Predictive value of the proposed deep learning model for survival benefit from adjuvant chemotherapy on DFS (A) Kaplan-Meier curves of DFS for patients who are stratified according to receipt of chemotherapy in internal validation cohort after PSM. (B) Kaplan-Meier curves of DFS for patients who are stratified according to receipt of chemotherapy in external validation cohorts 1–2 after PSM. (C) Kaplan-Meier curves of DFS for patients who are stratified according to receipt of chemotherapy in external validation cohorts 3–4 after PSM. (D) Forest plot for the effect of chemotherapy vs. no chemotherapy on DFS among stage II patients after PSM. (E) Forest plot for the effect of chemotherapy vs. no chemotherapy on DFS among stage III patients after PSM. Data are represented as hazard ratio ± 95% CI. DFS, disease-free survival; PSM, propensity score matching.

Figure 6

Predictive value of the proposed deep learning model for survival benefit from adjuvant chemotherapy on OS (A) Kaplan-Meier curves of OS for patients who are stratified according to receipt of chemotherapy in internal validation cohort after PSM. (B) Kaplan-Meier curves of OS for patients who are stratified according to receipt of chemotherapy in external validation cohorts 1–2 after PSM. (C) Kaplan-Meier curves of OS for patients who are stratified according to receipt of chemotherapy in external validation cohorts 3–4 after PSM. (D) Forest plot for the effect of chemotherapy vs. no chemotherapy on OS among stage II patients after PSM. (E) Forest plot for the effect of chemotherapy vs. no chemotherapy on OS among stage III patients after PSM. Data are represented as hazard ratio ± 95% CI. OS, overall survival; PSM, propensity score matching.

Figure 7

Predictive value of the proposed deep learning model for therapeutic response and clinical outcomes in patients treated with anti-PD-1 immunotherapy (A) The objective response rate of immunotherapy in different predicted TME status in the SMU cohort. (B) The objective response rate of immunotherapy in different predicted TME status in the GPHCM cohort. (C) Prognostic value of the predicted TME classes for PFS in patients treated with anti-PD-1 immunotherapy. (D) Receiver operating characteristic curves of the predicted TME classes for predicting immunotherapy response in the SMU cohort. (E) Receiver operating characteristic curves of the predicted TME classes for predicting immunotherapy response in the GPHCM cohort. (F) The association between the predicted TME model and immunotherapy response or CPS. (G) Forest plot for the effect of predicted TME model and CPS in evaluating immunotherapy response.

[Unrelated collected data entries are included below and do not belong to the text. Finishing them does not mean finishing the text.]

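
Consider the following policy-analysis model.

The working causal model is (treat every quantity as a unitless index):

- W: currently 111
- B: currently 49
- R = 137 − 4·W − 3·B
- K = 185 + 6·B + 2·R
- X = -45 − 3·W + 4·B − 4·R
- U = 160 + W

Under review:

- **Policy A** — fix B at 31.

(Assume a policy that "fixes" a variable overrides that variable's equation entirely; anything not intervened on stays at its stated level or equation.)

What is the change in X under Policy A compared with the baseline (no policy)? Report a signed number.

-288

Baseline:
  W = 111
  B = 49
  R = 137 − 4·111 − 3·49 = -454
  X = -45 − 3·111 + 4·49 − 4·(-454) = 1634
Policy A (B := 31):
  W = 111
  B = 31
  R = 137 − 4·111 − 3·31 = -400
  X = -45 − 3·111 + 4·31 − 4·(-400) = 1346
Change in X: 1346 − 1634 = -288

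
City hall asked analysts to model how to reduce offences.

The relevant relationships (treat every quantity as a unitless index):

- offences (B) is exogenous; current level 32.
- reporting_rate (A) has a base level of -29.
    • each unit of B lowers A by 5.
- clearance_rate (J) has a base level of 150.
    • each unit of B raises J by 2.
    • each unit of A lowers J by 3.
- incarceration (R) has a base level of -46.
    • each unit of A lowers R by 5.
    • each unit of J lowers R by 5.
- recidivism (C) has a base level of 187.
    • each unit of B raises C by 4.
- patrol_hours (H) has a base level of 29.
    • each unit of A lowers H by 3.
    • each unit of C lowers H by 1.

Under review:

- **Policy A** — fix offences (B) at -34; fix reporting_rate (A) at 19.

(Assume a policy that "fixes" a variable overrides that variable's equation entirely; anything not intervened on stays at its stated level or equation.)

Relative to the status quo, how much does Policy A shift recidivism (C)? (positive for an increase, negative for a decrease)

-264

Baseline:
  B = 32
  C = 187 + 4·32 = 315
Policy A (B := -34, A := 19):
  B = -34
  C = 187 + 4·(-34) = 51
Change in C: 51 − 315 = -264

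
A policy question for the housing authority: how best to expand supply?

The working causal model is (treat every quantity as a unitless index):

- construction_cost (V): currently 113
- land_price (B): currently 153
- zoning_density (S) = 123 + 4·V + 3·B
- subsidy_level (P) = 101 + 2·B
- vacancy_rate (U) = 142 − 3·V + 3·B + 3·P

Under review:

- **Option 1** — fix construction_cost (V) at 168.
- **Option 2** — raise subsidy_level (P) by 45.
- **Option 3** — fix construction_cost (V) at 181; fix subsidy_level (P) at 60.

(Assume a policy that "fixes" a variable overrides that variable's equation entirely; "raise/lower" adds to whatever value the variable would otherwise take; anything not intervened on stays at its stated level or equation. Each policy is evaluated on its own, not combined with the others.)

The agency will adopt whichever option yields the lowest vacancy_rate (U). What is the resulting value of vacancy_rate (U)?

238

Option 1 (V := 168):
  V = 168
  B = 153
  P = 101 + 2·153 = 407
  U = 142 − 3·168 + 3·153 + 3·407 = 1318
Option 2 (P + 45):
  V = 113
  B = 153
  P = 101 + 2·153 (+45 from intervention) = 452
  U = 142 − 3·113 + 3·153 + 3·452 = 1618
Option 3 (V := 181, P := 60):
  V = 181
  B = 153
  P = 60
  U = 142 − 3·181 + 3·153 + 3·60 = 238
Comparing — Option 1: U=1318, Option 2: U=1618, Option 3: U=238. Lowest is 238 (Option 3).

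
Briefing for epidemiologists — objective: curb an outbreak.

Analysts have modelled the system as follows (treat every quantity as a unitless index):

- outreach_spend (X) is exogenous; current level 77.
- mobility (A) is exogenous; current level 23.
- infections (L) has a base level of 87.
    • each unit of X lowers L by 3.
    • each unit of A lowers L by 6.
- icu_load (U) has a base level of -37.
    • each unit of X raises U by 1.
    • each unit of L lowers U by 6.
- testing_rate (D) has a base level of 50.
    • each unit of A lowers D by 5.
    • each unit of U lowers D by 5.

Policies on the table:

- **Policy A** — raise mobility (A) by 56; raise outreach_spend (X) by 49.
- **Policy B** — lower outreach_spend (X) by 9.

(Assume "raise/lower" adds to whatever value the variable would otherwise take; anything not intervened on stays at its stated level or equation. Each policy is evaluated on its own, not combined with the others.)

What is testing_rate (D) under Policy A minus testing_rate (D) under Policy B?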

Immunotherapy response outcomes are represented as percentage. ROC outcomes are represented as AUC ± 95% CI. Logistic regression outcomes are represented as odds ratio ± 95% CI. PD, progressed disease; SD, stable disease; OR, objective response; TME, tumor microenvironment; Predicted TME class 1, predicted high ImmunoScore and low POSTN; Predicted TME class 2, predicted high ImmunoScore and high POSTN; Predicted TME class 3, predicted low ImmunoScore and low POSTN; Predicted TME class 4, predicted low ImmunoScore and high POSTN; CPS, combined positive score; SMU, Nanfang Hospital of Southern Medical University; GPHCM, Guangdong Provincial Hospital of Chinese Medicine.